Abel Gustafson is a 3rd year PhD student in the Department of Communication. His research focus lies at the intersection of social influence and public opinion of science issues such as sustainability and technology. His prior and current research projects have investigated the accuracy of climate change journalism, offered a novel theoretical explanation for the effects of sustainability communication campaigns, and have developed an innovative election forecasting model that uses patterns of internet use to predict voteshare. His research was supported by the Mellichamp Academic Initiative in Sustainability in Summer 2015.

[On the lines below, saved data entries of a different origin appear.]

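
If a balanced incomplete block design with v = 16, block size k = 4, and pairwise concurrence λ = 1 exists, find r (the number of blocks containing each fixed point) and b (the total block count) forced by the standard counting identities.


Any 2-(v, k, λ) BIBD satisfies two necessary conditions:
  (i)  Each point sits in r blocks, and counting incidences through any fixed point gives r(k − 1) = λ(v − 1), so r = λ(v − 1)/(k − 1).
  (ii) Total incidences bk = vr, so b = vr/k.
Step 1: r = λ(v − 1)/(k − 1) = 1·(16 − 1)/(4 − 1) = 1·15/3 = 15/3 = 5.
Step 2: b = vr/k = 16·5/4 = 80/4 = 20.
Check integrality: r = 5 ∈ Z ✓, b = 20 ∈ Z ✓.
(These identities are necessary conditions: they determine r and b for any design with these parameters, but do not by themselves prove that one exists.)

r = 5, b = 20.


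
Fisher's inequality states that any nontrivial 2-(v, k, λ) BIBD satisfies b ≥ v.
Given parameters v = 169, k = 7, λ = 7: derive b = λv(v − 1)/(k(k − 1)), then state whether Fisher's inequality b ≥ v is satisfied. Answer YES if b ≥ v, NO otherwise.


b = λv(v − 1)/(k(k − 1)) = 7·169·168/(7·6) = 198744/42 = 4732.
Compare with v = 169: b ≥ v, so Fisher's inequality holds.

YES


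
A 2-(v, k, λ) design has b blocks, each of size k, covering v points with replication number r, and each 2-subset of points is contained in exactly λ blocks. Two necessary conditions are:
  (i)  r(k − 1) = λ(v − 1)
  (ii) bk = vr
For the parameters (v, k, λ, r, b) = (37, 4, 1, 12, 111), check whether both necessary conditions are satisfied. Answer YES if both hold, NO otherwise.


Condition (i): r(k − 1) = 12·3 = 36; λ(v − 1) = 1·36 = 36. Match? YES.
Condition (ii): bk = 111·4 = 444; vr = 37·12 = 444. Match? YES.
Both conditions hold? YES.

YES


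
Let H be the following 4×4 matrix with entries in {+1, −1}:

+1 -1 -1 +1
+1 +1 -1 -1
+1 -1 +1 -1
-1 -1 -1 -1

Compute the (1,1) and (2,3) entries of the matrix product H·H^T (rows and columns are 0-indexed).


Row 1 of H: [1, 1, -1, -1].
Row 2 of H: [1, -1, 1, -1].
Row 3 of H: [-1, -1, -1, -1].
(H·H^T)[1][1] = Σ_j H[1][j]·H[1][j] = (1)² + (1)² + (-1)² + (-1)² = 1 + 1 + 1 + 1 = 4.
(H·H^T)[2][3] = Σ_j H[2][j]·H[3][j] = (1)·(-1) + (-1)·(-1) + (1)·(-1) + (-1)·(-1) = -1 + 1 + -1 + 1 = 0.
So rows 2 and 3 are orthogonal; the diagonal entry equals n = 4.

(1,1) entry = 4; (2,3) entry = 0.


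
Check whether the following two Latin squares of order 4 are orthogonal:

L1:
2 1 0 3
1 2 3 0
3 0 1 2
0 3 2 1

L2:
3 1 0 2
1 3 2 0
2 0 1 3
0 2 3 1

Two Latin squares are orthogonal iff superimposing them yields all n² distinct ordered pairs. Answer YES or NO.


Form the n² = 16 superimposed pairs (L1[i][j], L2[i][j]), row by row (rows and columns indexed from 0):
row 0: (2,3) (1,1) (0,0) (3,2)
row 1: (1,1) (2,3) (3,2) (0,0)
row 2: (3,2) (0,0) (1,1) (2,3)
row 3: (0,0) (3,2) (2,3) (1,1)
Orthogonality requires all 16 pairs distinct.
But the pair (1,1) repeats: cell (0,1) has L1 = 1, L2 = 1, and cell (1,0) has L1 = 1, L2 = 1.
A repeated pair means some other pair never occurs (only 4 distinct pairs out of 16), so the squares are not orthogonal.
Conclusion: NO.

NO


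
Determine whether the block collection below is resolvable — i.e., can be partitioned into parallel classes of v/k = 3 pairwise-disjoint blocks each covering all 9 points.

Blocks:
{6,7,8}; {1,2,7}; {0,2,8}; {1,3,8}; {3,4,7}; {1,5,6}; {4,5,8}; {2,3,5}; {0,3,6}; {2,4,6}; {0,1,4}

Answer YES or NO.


v = 9, block size k = 3, number of blocks = 11.
For resolvability, blocks must partition into parallel classes of size v/k = 3.
Total blocks must therefore be a multiple of 3: 11 = 3·3 + 2 ⇒ not divisible ✗.
Resolvable? NO.

NO


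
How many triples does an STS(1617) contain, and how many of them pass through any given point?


An STS(v) is a 2-(v, 3, 1) BIBD: block size k = 3, λ = 1.
Replication: r(k − 1) = λ(v − 1) ⇒ r·2 = 1617 − 1 = 1616 ⇒ r = 808.
Block count: bk = vr ⇒ b·3 = 1617·808 = 1306536 ⇒ b = 435512.

r = 808, b = 435512.


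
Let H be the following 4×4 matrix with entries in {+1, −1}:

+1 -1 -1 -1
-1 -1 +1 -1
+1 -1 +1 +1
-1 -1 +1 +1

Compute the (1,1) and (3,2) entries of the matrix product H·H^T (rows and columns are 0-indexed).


Row 1 of H: [-1, -1, 1, -1].
Row 2 of H: [1, -1, 1, 1].
Row 3 of H: [-1, -1, 1, 1].
(H·H^T)[1][1] = Σ_j H[1][j]·H[1][j] = (-1)² + (-1)² + (1)² + (-1)² = 1 + 1 + 1 + 1 = 4.
(H·H^T)[3][2] = Σ_j H[3][j]·H[2][j] = (-1)·(1) + (-1)·(-1) + (1)·(1) + (1)·(1) = -1 + 1 + 1 + 1 = 2.
Rows 3 and 2 are not orthogonal (dot product = 2 ≠ 0), so H is not a Hadamard matrix.

(1,1) entry = 4; (3,2) entry = 2.


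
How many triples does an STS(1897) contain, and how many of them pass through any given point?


An STS(v) is a 2-(v, 3, 1) BIBD: block size k = 3, λ = 1.
Replication: r(k − 1) = λ(v − 1) ⇒ r·2 = 1897 − 1 = 1896 ⇒ r = 948.
Block count: bk = vr ⇒ b·3 = 1897·948 = 1798356 ⇒ b = 599452.
(Check via b = v(v − 1)/6 = 1897·1896/6 = 3596712/6 = 599452.)

r = 948, b = 599452.


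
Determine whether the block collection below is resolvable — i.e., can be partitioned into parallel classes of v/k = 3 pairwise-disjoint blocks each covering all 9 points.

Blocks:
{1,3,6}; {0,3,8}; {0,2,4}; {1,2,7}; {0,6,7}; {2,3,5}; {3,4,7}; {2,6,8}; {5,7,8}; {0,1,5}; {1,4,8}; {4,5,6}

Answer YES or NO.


v = 9, block size k = 3, number of blocks = 12.
For resolvability, blocks must partition into parallel classes of size v/k = 3.
Total blocks must therefore be a multiple of 3: 12 = 3·4 + 0 ⇒ divisible ✓.
Greedy packing gives 4 candidate class(es). Each should be a full parallel class (size 3, covers all 9 points).
  Class 1 (3 blocks): {1,3,6}; {0,2,4}; {5,7,8}. Points covered: [0, 1, 2, 3, 4, 5, 6, 7, 8].
  Class 2 (3 blocks): {0,3,8}; {1,2,7}; {4,5,6}. Points covered: [0, 1, 2, 3, 4, 5, 6, 7, 8].
  Class 3 (3 blocks): {0,6,7}; {2,3,5}; {1,4,8}. Points covered: [0, 1, 2, 3, 4, 5, 6, 7, 8].
  Class 4 (3 blocks): {3,4,7}; {2,6,8}; {0,1,5}. Points covered: [0, 1, 2, 3, 4, 5, 6, 7, 8].
All classes full (size 3)? YES. All classes cover every point? YES.
Resolvable? YES.

YES


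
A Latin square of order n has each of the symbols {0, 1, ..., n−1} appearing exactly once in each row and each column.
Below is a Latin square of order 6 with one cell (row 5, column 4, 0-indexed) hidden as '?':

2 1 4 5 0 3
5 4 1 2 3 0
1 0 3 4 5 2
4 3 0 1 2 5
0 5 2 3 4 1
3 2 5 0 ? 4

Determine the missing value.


Row 5 contains symbols [0, 2, 3, 4, 5] — missing [1].
Column 4 contains symbols [0, 2, 3, 4, 5] — missing [1].
The missing symbol must appear in both missing sets; intersection = [1].
Therefore the hidden value is 1.

Missing value = 1.


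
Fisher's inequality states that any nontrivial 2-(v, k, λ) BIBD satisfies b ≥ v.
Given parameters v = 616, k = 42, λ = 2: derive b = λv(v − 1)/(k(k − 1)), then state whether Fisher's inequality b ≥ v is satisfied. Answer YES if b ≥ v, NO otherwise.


b = λv(v − 1)/(k(k − 1)) = 2·616·615/(42·41) = 757680/1722 = 440.
Compare with v = 616: b < v, so Fisher's inequality fails.

NO


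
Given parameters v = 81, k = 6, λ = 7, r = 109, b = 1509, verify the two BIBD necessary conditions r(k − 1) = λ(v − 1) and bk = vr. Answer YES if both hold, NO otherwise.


Condition (i): r(k − 1) = 109·5 = 545; λ(v − 1) = 7·80 = 560. Match? NO.
Condition (ii): bk = 1509·6 = 9054; vr = 81·109 = 8829. Match? NO.
Both conditions hold? NO.

NO


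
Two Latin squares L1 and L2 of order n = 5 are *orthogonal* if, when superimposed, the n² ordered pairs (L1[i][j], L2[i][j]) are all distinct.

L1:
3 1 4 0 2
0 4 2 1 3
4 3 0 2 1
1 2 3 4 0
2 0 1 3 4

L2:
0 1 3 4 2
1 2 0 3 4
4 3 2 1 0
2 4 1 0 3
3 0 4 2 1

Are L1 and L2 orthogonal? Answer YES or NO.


Form the n² = 25 superimposed pairs (L1[i][j], L2[i][j]), row by row (rows and columns indexed from 0):
row 0: (3,0) (1,1) (4,3) (0,4) (2,2)
row 1: (0,1) (4,2) (2,0) (1,3) (3,4)
row 2: (4,4) (3,3) (0,2) (2,1) (1,0)
row 3: (1,2) (2,4) (3,1) (4,0) (0,3)
row 4: (2,3) (0,0) (1,4) (3,2) (4,1)
Orthogonality requires all 25 pairs distinct.
Check by first coordinate: for each symbol s of L1, list the L2 entries in the n cells where L1 = s; they must all differ.
  L1 = 0: L2 entries (in reading order) 4, 1, 2, 3, 0 — all 5 distinct ✓
  L1 = 1: L2 entries (in reading order) 1, 3, 0, 2, 4 — all 5 distinct ✓
  L1 = 2: L2 entries (in reading order) 2, 0, 1, 4, 3 — all 5 distinct ✓
  L1 = 3: L2 entries (in reading order) 0, 4, 3, 1, 2 — all 5 distinct ✓
  L1 = 4: L2 entries (in reading order) 3, 2, 4, 0, 1 — all 5 distinct ✓
Every symbol of L1 meets every symbol of L2 exactly once, so all 25 pairs are distinct (25 of 25).
Conclusion: YES.

YES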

"Engineering Regulation in Anaerobic Gut Fungi during Lignocellulose Breakdown"
John received his B.S. in Chemical Engineering from Northeastern University in 2012. He is now a fifth year PhD student in Michelle O'Malley's lab researching the biomass degradation capabilities of anaerobic gut fungi. His research into regulation of biomass degrading enzymes as a function of substrate availability was supported by the Mellichamp Academic Initiative in Sustainability in 2015.
Thuy-Ai (Bi) Nguyen
"Bottom-up Assembly of Copper Nanoclusters for Use as CO2 Reduction Catalysts"
Bi completed her undergraduate degree in Biochemistry at Arizona State University in 2012 after graduating from Scottsdale Community College in 2010. She is now pursuing her Ph.D. under the direction of Professor Trevor Hayton and is in her fifth year.